14. Research Examples

15. Safe and Efficient Surface Operations (SESO) • Objective: • Improve airport surface capacity and efficiency. • SESO concepts: • Trajectory based surface operations. • Optimized taxi scheduling. • ACES Modeling Capabilities: • Node-link based airport representation. • Time based taxi routes. • Integrated airport/TRACON simulation environment.

16. Separation Assurance • Objective: • Maintain required separation between aircraft. • Meter aircraft at points in space. • Avoid weather hazards. • Approach: • Solve all problems in an integrated fashion for coordination and efficiency. • Key Finding: • Can resolve over 99% of all conflicts for 2X traffic with weather.

17. Dynamic Airspace Configuration • Objective: • Create sectors such that traffic is at or below capacity. • Approach: • Use Genetic Algorithm to select Voronoi polygon generating points. • Iterative partitioning. • Maximize transit-time and minimize boundary crossings. • Key Finding: • Capacity thresholds are not exceeded by traffic. • Delays are reduced.

18. Dynamic Airspace Units • Objective: • Capacity re-allocation by changing sector boundary. • Approach: • Exchanges ‘slices’ between sectors to address over-utilization. • Merges under-utilized sectors. • Key Finding: • Minor adjustments rather than a complete boundary change. ZOB66A workload higher ZOB66B and ZOB66C units are assigned to sector ZOB67 (left).

19. Dynamic Airspace Configuration and Traffic Flow Management Integration • Objective: • Study interaction between airspace configuration and traffic flow management. • Approach: • Integration using data and ACES simulations. • Key Finding: • TFM delay can be determined as a function of number of sectors. • Sectors can be designed to reduce delays due to mismatch between demand and capacity.

20. System-Wide Weather Effect Study • Objective: • Establish weather affected baseline data for common scenario days. • Determine yearly weather delays for current day operations. • Assess the ability of Separation-Assurance, Traffic Flow Management and Dynamic Airspace Configuration to reduce delay in the presence of weather. • Approach: • 17 days of traffic, wind, weather, AAR/ADR, FAA data from 2006 collected. • Traffic volume: low and high • Weather: light, moderate and severe • Average arrival delay with 2006, 2018 and 2025 assumed traffic and capacities computed.
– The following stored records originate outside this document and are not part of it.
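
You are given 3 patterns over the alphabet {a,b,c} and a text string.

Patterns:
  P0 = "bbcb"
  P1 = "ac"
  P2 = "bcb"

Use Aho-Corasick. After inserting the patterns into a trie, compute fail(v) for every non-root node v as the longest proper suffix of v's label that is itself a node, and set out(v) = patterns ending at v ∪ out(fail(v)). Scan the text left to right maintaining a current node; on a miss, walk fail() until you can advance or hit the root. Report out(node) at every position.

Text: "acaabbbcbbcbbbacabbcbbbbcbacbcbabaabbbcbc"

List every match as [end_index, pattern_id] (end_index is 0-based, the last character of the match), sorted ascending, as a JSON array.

Construct AC machine:
Trie nodes:
  n0 'ε': a→5 b→1
  n1 'b': b→2 c→7
  n2 'bb': c→3
  n3 'bbc': b→4
  n4 'bbcb': ·  ←P0
  n5 'a': c→6
  n6 'ac': ·  ←P1
  n7 'bc': b→8
  n8 'bcb': ·  ←P2

Failure links (BFS by depth):
  fail(1) 'b': from fail(0)=0 chase 'b': 0 ⇒ 0;  out=∅∪out(0)=∅
  fail(5) 'a': from fail(0)=0 chase 'a': 0 ⇒ 0;  out=∅∪out(0)=∅
  fail(2) 'bb': from fail(1)=0 chase 'b': 0 ⇒ 1;  out=∅∪out(1)=∅
  fail(6) 'ac': from fail(5)=0 chase 'c': 0 ⇒ 0;  out={1}∪out(0)={1}
  fail(7) 'bc': from fail(1)=0 chase 'c': 0 ⇒ 0;  out=∅∪out(0)=∅
  fail(3) 'bbc': from fail(2)=1 chase 'c': 1 ⇒ 7;  out=∅∪out(7)=∅
  fail(8) 'bcb': from fail(7)=0 chase 'b': 0 ⇒ 1;  out={2}∪out(1)={2}
  fail(4) 'bbcb': from fail(3)=7 chase 'b': 7 ⇒ 8;  out={0}∪out(8)={0,2}

Run:
[0] read 'a'  n0⇒n5
[1] read 'c'  n5⇒n6  emit P1@[0:1]
[2] read 'a'  n6⇒n5 ·f
[3] read 'a'  n5⇒n5 ·f
[4] read 'b'  n5⇒n1 ·f
[5] read 'b'  n1⇒n2
[6] read 'b'  n2⇒n2 ·f
[7] read 'c'  n2⇒n3
[8] read 'b'  n3⇒n4  emit P0@[5:8],P2@[6:8]
[9] read 'b'  n4⇒n2 ·f
[10] read 'c'  n2⇒n3
[11] read 'b'  n3⇒n4  emit P0@[8:11],P2@[9:11]
[12] read 'b'  n4⇒n2 ·f
[13] read 'b'  n2⇒n2 ·f
[14] read 'a'  n2⇒n5 ·f
[15] read 'c'  n5⇒n6  emit P1@[14:15]
[16] read 'a'  n6⇒n5 ·f
[17] read 'b'  n5⇒n1 ·f
[18] read 'b'  n1⇒n2
[19] read 'c'  n2⇒n3
[20] read 'b'  n3⇒n4  emit P0@[17:20],P2@[18:20]
[21] read 'b'  n4⇒n2 ·f
[22] read 'b'  n2⇒n2 ·f
[23] read 'b'  n2⇒n2 ·f
[24] read 'c'  n2⇒n3
[25] read 'b'  n3⇒n4  emit P0@[22:25],P2@[23:25]
[26] read 'a'  n4⇒n5 ·f
[27] read 'c'  n5⇒n6  emit P1@[26:27]
[28] read 'b'  n6⇒n1 ·f
[29] read 'c'  n1⇒n7
[30] read 'b'  n7⇒n8  emit P2@[28:30]
[31] read 'a'  n8⇒n5 ·f
[32] read 'b'  n5⇒n1 ·f
[33] read 'a'  n1⇒n5 ·f
[34] read 'a'  n5⇒n5 ·f
[35] read 'b'  n5⇒n1 ·f
[36] read 'b'  n1⇒n2
[37] read 'b'  n2⇒n2 ·f
[38] read 'c'  n2⇒n3
[39] read 'b'  n3⇒n4  emit P0@[36:39],P2@[37:39]
[40] read 'c'  n4⇒n7 ·f

All matches (sorted): [[1,1],[8,0],[8,2],[11,0],[11,2],[15,1],[20,0],[20,2],[25,0],[25,2],[27,1],[30,2],[39,0],[39,2]]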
21. Common Scenario Generation • Current Day (2006) • Cluster Analysis • NAS Data Gathering • Database Generation • NAS state data • NAS weather data • NAS wind data • Airport Capacity and State • VAMS • ASPM • JPDO-SMAD + ASPM + VAMS • Airport Taxi Times • VAMS • ASPM • JPDO-SMAD + ASPM + VAMS • Expanded ACES Airport database • Most frequently used terminal area configurations • Runway modeled airports (FAA Metro 7 airports) • Added aircraft types • Terminal Area Transit Times • Data Gathering • Updated ACES transit times • Sector Enhancements for use with ACES • 2006 and 2007 Sector models • Correction of “Gaps and Overlaps” laterally and vertically • Alignment of sector boundaries • Oceanic coverage • Demand Generation (TAF 2008) • 1.0x, 1.1x (NGIP (2018)), 1.2x (NextGen (2025)), 1.5x, 2.0x, 2.5x, and 3.0x. • Unconstrained version of demand • Constrained (time shifted) version of demand • NGIP (2018) configuration • NextGen (2025) configuration

22. Parting Thoughts ACES development driven by research needs; Ideas from research being folded into ACES. Validation based on data and not just software; emphasis on plotting, visualization, analysis with large datasets. Results produced by ACES are reasonable. ACES is faster and more stable. ACES has higher fidelity models (surface, terminal area trajectory, separation assurance).